Finalmente vi o lendário BUIO OMEGA (1979), de Joe D’Amato, um dos títulos selecionados por Carlão Reichebach para integrar as até hoje muito lembradas sessões do Comodoro. O próprio Carlão era muito entusiasta deste exploitation. Recentemente vi o filme original, O TERCEIRO OLHO (1966), e gostei bastante. D'Amato pega a história e reconstrói de modo a torná-la mais violenta e explícita. Vejo BUIO OMEGA até mais devedor de PSICOSE do que o filme de 1966, já que Franca Stoppi, a governanta bruxa, parece muito mais com a "sra. Bates", que chega para fazer a limpeza quando o rapaz, Frank (Kieran Canter), mata mais uma de suas vítimas. Há, inclusive, uma relação meio edipiana entre os dois, sendo que ela é apaixonada por ele, enquanto ele só quer saber da noiva empalhada, deitada inerte na cama. Grandes momentos: a cena da autópsia/empalhamento; o embate final entre Frank e a governanta; e, principalmente: o momento da carona, depois do recolhimento do corpo no cemitério. Filme visto no box Obras-Primas do Terror - Horror Italiano.

SONHOS ALUCINANTES (Let’s Scare Jessica to Death)

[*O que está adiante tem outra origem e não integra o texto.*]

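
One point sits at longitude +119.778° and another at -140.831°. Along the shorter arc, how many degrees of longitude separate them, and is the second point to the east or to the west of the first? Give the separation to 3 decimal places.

Raw difference: -140.831 − 119.778 = -260.609°.
Normalise into (−180°, 180°]: -260.609° + 360° = 99.391°.
Positive ⇒ the second point lies to the east; separation 99.391°.

99.391° east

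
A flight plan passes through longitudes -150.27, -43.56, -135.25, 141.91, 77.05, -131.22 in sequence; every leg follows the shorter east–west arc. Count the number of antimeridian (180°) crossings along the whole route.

Leg 1: -150.27° → -43.56°, shortest Δλ = 106.71° (east) — does not cross 180°.
Leg 2: -43.56° → -135.25°, shortest Δλ = -91.69° (west) — does not cross 180°.
Leg 3: -135.25° → +141.91°, shortest Δλ = -82.84° (west) — crosses 180°.
Leg 4: +141.91° → +77.05°, shortest Δλ = -64.86° (west) — does not cross 180°.
Leg 5: +77.05° → -131.22°, shortest Δλ = 151.73° (east) — crosses 180°.
Total crossings: 2.

2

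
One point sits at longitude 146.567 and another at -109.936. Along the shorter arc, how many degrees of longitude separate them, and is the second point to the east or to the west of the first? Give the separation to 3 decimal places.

Raw difference: -109.936 − 146.567 = -256.503°.
Normalise into (−180°, 180°]: -256.503° + 360° = 103.497°.
Positive ⇒ the second point lies to the east; separation 103.497°.

103.497° east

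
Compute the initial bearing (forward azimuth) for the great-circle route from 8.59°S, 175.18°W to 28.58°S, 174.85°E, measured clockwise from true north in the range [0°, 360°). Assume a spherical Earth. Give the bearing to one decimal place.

Δλ = 174.85 − -175.18 = 350.03°; wrapped into (−180°, 180°]: -9.97°.
θ = atan2( sin Δλ · cos φ₂ , cos φ₁ · sin φ₂ − sin φ₁ · cos φ₂ · cos Δλ )
  = atan2(-0.15204, -0.34384) = -156.146° → normalised to [0°, 360°): 203.854°.

203.9°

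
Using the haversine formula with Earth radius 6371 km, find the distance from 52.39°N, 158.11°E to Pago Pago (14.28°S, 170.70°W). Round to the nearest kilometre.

7996 km

Δλ = -170.70 − 158.11 = -328.81°; wrapped into (−180°, 180°]: 31.19°.
Δφ = -14.28 − 52.39 = -66.67°.
a = sin²(Δφ/2) + cos φ₁ · cos φ₂ · sin²(Δλ/2) = 0.344731.
c = 2·atan2(√a, √(1−a)) = 1.25504 rad → d = 6371·c ≈ 7995.84 km.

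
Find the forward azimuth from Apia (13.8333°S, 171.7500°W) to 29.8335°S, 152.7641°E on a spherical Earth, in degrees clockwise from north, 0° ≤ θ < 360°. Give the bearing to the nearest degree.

238°

Δλ = 152.7641 − -171.7500 = 324.5141°; wrapped into (−180°, 180°]: -35.4859°.
θ = atan2( sin Δλ · cos φ₂ , cos φ₁ · sin φ₂ − sin φ₁ · cos φ₂ · cos Δλ )
  = atan2(-0.50357, -0.31417) = -121.959° → normalised to [0°, 360°): 238.041°.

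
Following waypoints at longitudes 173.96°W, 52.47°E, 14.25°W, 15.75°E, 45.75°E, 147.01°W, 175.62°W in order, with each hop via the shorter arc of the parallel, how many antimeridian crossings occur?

2

Leg 1: -173.96° → +52.47°, shortest Δλ = -133.57° (west) — crosses 180°.
Leg 2: +52.47° → -14.25°, shortest Δλ = -66.72° (west) — does not cross 180°.
Leg 3: -14.25° → +15.75°, shortest Δλ = 30.0° (east) — does not cross 180°.
Leg 4: +15.75° → +45.75°, shortest Δλ = 30.0° (east) — does not cross 180°.
Leg 5: +45.75° → -147.01°, shortest Δλ = 167.24° (east) — crosses 180°.
Leg 6: -147.01° → -175.62°, shortest Δλ = -28.61° (west) — does not cross 180°.
Total crossings: 2.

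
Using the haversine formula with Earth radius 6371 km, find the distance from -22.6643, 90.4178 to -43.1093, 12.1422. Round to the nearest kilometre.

7384 km

Δλ = 12.1422 − 90.4178 = -78.2756°.
Δφ = -43.1093 − -22.6643 = -20.4450°.
a = sin²(Δφ/2) + cos φ₁ · cos φ₂ · sin²(Δλ/2) = 0.299887.
c = 2·atan2(√a, √(1−a)) = 1.15903 rad → d = 6371·c ≈ 7384.20 km.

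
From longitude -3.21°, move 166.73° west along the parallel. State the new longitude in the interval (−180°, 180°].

Start at -3.21°; shift −166.73° → -169.94°.
-169.94° already lies in (−180°, 180°].

-169.94°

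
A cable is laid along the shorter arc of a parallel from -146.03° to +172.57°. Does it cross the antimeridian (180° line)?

Naïve |172.57 − -146.03| = 318.6° > 180°, so the shorter arc goes the other way round — across 180°.
Signed shortest Δλ = ((172.57 − -146.03 + 180) mod 360) − 180 = -41.4°.
Going west by 41.4° from -146.03° passes through 180° before reaching +172.57°.

Yes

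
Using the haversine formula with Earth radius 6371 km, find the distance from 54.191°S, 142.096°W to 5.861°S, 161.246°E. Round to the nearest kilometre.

Δλ = 161.246 − -142.096 = 303.342°; wrapped into (−180°, 180°]: -56.658°.
Δφ = -5.861 − -54.191 = 48.330°.
a = sin²(Δφ/2) + cos φ₁ · cos φ₂ · sin²(Δλ/2) = 0.298642.
c = 2·atan2(√a, √(1−a)) = 1.15632 rad → d = 6371·c ≈ 7366.88 km.

7367 km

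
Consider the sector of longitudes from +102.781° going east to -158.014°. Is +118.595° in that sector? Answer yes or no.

Band width going east from +102.781° to -158.014°: ((-158.014 − 102.781) mod 360) = 99.205°.
Offset of +118.595° east of the west edge: ((118.595 − 102.781) mod 360) = 15.814°.
15.814° ≤ 99.205° ⇒ inside.

Yes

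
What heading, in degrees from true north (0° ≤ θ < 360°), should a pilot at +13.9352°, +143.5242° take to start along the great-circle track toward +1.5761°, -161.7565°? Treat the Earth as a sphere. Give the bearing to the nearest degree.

Δλ = -161.7565 − 143.5242 = -305.2807°; wrapped into (−180°, 180°]: 54.7193°.
θ = atan2( sin Δλ · cos φ₂ , cos φ₁ · sin φ₂ − sin φ₁ · cos φ₂ · cos Δλ )
  = atan2(0.81602, -0.11235) = 97.839° → normalised to [0°, 360°): 97.839°.

98°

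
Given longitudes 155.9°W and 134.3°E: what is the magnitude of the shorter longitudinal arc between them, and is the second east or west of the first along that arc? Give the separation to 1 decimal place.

69.8° west

Raw difference: 134.3 − -155.9 = 290.2°.
Normalise into (−180°, 180°]: 290.2° − 360° = -69.8°.
Negative ⇒ the second point lies to the west; separation 69.8°.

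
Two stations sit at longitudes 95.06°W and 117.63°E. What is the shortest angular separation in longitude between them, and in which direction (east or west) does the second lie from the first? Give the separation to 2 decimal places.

147.31° west

Raw difference: 117.63 − -95.06 = 212.69°.
Normalise into (−180°, 180°]: 212.69° − 360° = -147.31°.
Negative ⇒ the second point lies to the west; separation 147.31°.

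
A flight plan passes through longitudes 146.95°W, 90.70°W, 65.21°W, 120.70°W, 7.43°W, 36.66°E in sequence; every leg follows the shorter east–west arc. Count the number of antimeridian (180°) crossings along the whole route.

0

Leg 1: -146.95° → -90.70°, shortest Δλ = 56.25° (east) — does not cross 180°.
Leg 2: -90.70° → -65.21°, shortest Δλ = 25.49° (east) — does not cross 180°.
Leg 3: -65.21° → -120.70°, shortest Δλ = -55.49° (west) — does not cross 180°.
Leg 4: -120.70° → -7.43°, shortest Δλ = 113.27° (east) — does not cross 180°.
Leg 5: -7.43° → +36.66°, shortest Δλ = 44.09° (east) — does not cross 180°.
Total crossings: 0.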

Eis um daqueles filmes que, por algum motivo, eu jurava ter visto, e que por ocasião de um comentário elogioso de um amigo percebi que não tinha visto e que estava de fácil acesso vê-lo. SONHOS ALUCINANTES (1971), de John D. Hancock, é uma obra que bebe muito da atmosfera do cinema da virada da década de 1960 para os anos 1970, com algo de lisérgico em seu andamento e na composição da personagem principal, Jessica, que acabou de sair de um sanatório e está se mudando para uma cidade do interior, uma cidade desconhecida e que tem aquela estranheza bizarra já mostrada em vários filmes americanos que tratam de pessoas do meio rural como algo desconhecido e que por isso mesmo cabe dentro do gênero. O fato de Jessica não confiar naquilo que vê funciona como um elemento conflituoso para o espectador. Outra coisa muito legal é que SONHOS ALUCINANTES não se vende como um filme do subgênero específico que fazia sucesso na época (não vou dizer qual é para não dar spoiler). Além do mais, há uma beleza na atuação dos quatro atores e atrizes que o afasta da categoria dos exploitation movies. O crítico de cinema que fala nos extras do DVD até o compara a títulos dirigidos por Robert Altman na época, para se ter uma ideia do seu aspecto mais sofisticado. Filme visto no box Obras-Primas do Terror 13.